Music comes out
Gratis bloggen bei
myblog.de

Kapitel 3
Am nächsten Morgen wurde ich durch ein Klopfen an meiner Tür geweckt. „Ich komme gleich.“, rief ich müde. Ich schaute auf meine Uhr: 13.11 Uhr. Wer weckte mich den um die Uhrzeit? Meine Eltern ließen mich normal immer so lang schlafen wie ich wollte. Ich stand auf und ging zur Tür. Ich richtete mich jetzt nicht, da ich eigentlich dachte das es doch meine Mum und mein Dad waren.
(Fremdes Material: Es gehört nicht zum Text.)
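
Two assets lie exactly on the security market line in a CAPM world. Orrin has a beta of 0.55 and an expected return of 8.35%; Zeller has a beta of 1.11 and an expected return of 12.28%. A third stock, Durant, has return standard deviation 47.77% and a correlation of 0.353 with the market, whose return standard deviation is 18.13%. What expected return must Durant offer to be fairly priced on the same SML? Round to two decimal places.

MRP = (12.28% − 8.35%) / (1.11 − 0.55) = 7.0179%
R_f = 8.35% − 0.55 × 7.0179% = 4.4902%
β_Durant = ρ·σ_i/σ_m = 0.353 × 47.77 / 18.13 = 0.9301
E(R_Durant) = R_f + β × MRP = 4.4902% + 0.9301 × 7.0179% = 11.02%

11.02%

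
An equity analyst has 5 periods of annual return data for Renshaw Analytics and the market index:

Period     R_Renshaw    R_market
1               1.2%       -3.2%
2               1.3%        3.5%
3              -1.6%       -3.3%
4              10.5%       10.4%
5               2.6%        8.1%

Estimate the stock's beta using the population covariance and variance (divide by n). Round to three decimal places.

Mean R_i = (1.2 + 1.3 − 1.6 + 10.5 + 2.6) / 5 = 2.8000%
Mean R_m = (-3.2 + 3.5 − 3.3 + 10.4 + 8.1) / 5 = 3.1000%
Σ(R_i − R̄_i)(R_m − R̄_m) = 92.8500  ⇒  Cov = 92.8500 / 5 = 18.5700
Σ(R_m − R̄_m)² = 159.1000  ⇒  Var(R_m) = 159.1000 / 5 = 31.8200
β = Cov / Var(R_m) = 18.5700 / 31.8200 = 0.5836

0.584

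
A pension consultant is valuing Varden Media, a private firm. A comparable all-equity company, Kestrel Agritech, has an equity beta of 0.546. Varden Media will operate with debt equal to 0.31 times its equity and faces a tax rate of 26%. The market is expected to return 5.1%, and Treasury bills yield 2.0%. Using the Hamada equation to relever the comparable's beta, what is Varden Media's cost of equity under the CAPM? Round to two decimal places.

β_L = β_U × [1 + (1 − t)(D/E)] = 0.546 × [1 + (1 − 0.26) × 0.31]
    = 0.546 × [1 + 0.74 × 0.31] = 0.546 × 1.2294 = 0.6713
MRP = 5.1% − 2.0% = 3.10%
E(R) = R_f + β_L × MRP = 2.0% + 0.6713 × 3.1% = 4.08%

4.08%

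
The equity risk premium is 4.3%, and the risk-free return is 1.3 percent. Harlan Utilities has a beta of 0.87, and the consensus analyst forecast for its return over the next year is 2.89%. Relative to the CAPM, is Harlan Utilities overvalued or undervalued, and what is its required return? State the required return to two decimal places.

Required return = R_f + β·MRP = 1.3% + 0.87 × 4.3% = 5.04%
Forecast 2.89% < required 5.04% → the stock plots below the SML → overvalued.

Overvalued; required return 5.04%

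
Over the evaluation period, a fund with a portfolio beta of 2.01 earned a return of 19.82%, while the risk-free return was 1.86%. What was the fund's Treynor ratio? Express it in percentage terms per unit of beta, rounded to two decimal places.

8.94%

Treynor = (R_P − R_f) / β_P = (19.82% − 1.86%) / 2.0100 = 17.96% / 2.0100 = 8.94%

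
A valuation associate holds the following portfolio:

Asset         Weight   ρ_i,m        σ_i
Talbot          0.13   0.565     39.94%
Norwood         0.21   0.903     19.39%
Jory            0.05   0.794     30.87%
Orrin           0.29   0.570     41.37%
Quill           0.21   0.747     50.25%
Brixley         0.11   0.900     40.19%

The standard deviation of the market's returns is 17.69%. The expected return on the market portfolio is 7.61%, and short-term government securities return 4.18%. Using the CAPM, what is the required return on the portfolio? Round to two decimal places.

9.33%

β_Talbot = 0.565 × 39.94% / 17.69% = 1.2756
β_Norwood = 0.903 × 19.39% / 17.69% = 0.9898
β_Jory = 0.794 × 30.87% / 17.69% = 1.3856
β_Orrin = 0.570 × 41.37% / 17.69% = 1.3330
β_Quill = 0.747 × 50.25% / 17.69% = 2.1219
β_Brixley = 0.900 × 40.19% / 17.69% = 2.0447
β_P = Σ w_i β_i = 0.13×1.2756 + 0.21×0.9898 + 0.05×1.3856 + 0.29×1.3330 + 0.21×2.1219 + 0.11×2.0447 = 1.5001
MRP = 7.61% − 4.18% = 3.43%
E(R_P) = R_f + β_P × MRP = 4.18% + 1.5001 × 3.43% = 9.33%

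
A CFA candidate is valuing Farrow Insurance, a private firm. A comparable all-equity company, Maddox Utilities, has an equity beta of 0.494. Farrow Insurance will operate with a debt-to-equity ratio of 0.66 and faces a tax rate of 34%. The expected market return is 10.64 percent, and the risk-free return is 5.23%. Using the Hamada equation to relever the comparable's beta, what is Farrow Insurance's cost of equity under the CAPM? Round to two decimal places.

β_L = β_U × [1 + (1 − t)(D/E)] = 0.494 × [1 + (1 − 0.34) × 0.66]
    = 0.494 × [1 + 0.66 × 0.66] = 0.494 × 1.4356 = 0.7092
MRP = 10.64% − 5.23% = 5.41%
E(R) = R_f + β_L × MRP = 5.23% + 0.7092 × 5.41% = 9.07%

9.07%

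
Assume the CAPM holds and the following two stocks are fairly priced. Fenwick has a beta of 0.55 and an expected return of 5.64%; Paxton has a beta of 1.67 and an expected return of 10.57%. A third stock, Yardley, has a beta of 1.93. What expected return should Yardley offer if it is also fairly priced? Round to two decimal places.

11.71%

MRP (SML slope) = (10.57% − 5.64%) / (1.67 − 0.55) = 4.93% / 1.12 = 4.4018%
R_f (intercept) = 5.64% − 0.55 × 4.4018% = 3.2190%
E(R_Yardley) = R_f + β × MRP = 3.2190% + 1.93 × 4.4018% = 11.71%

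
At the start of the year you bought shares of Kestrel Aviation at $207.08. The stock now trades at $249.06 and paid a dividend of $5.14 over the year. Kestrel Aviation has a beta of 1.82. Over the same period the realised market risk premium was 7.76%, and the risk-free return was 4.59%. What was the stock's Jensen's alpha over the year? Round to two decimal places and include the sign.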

Ich öffnete die Tür und vor mir standen doch tatsächlich Bill und Tom. Meine Augen wurden immer größer und als ich von Tom und Bill erstmal von oben bis unten angeschaut wurde, fiel mir ein, dass ich ja nur ein Tanktop und eine Boxershorts anhatte. „Ich zieh mich mal schnell an.“, sagte ich und schlug den Jungs die Tür vor der Nase zu. Ich zog meine Jeans von gestern an und suchte mir noch ein Oberteil aus meinem Schrank. Ich machte mir noch einen Zopf und aufs Schminken verzichtete ich erstmal. Ich ging wieder raus. „Was gibts?“, fragte ich. „Wir geben nicht so schnell auf und wir wollen dir die Umgebung zeigen.“, sagte Bill.  Die beiden waren echt hartnäckig, was mir irgendwie gefiel. „Ok ich schmink mich noch schnell und dann können wir gehen.“, sagte ich da ich ja nicht wirklich eine andere Wahl hatte. Sie würden mich ja doch nicht in Ruhe lassen. „Endlich. Du kannst also doch nachgeben.“, sagte Tom und grinste mich an. Ich ging ins Bad, putzte noch meine Zähne und schminkte mich.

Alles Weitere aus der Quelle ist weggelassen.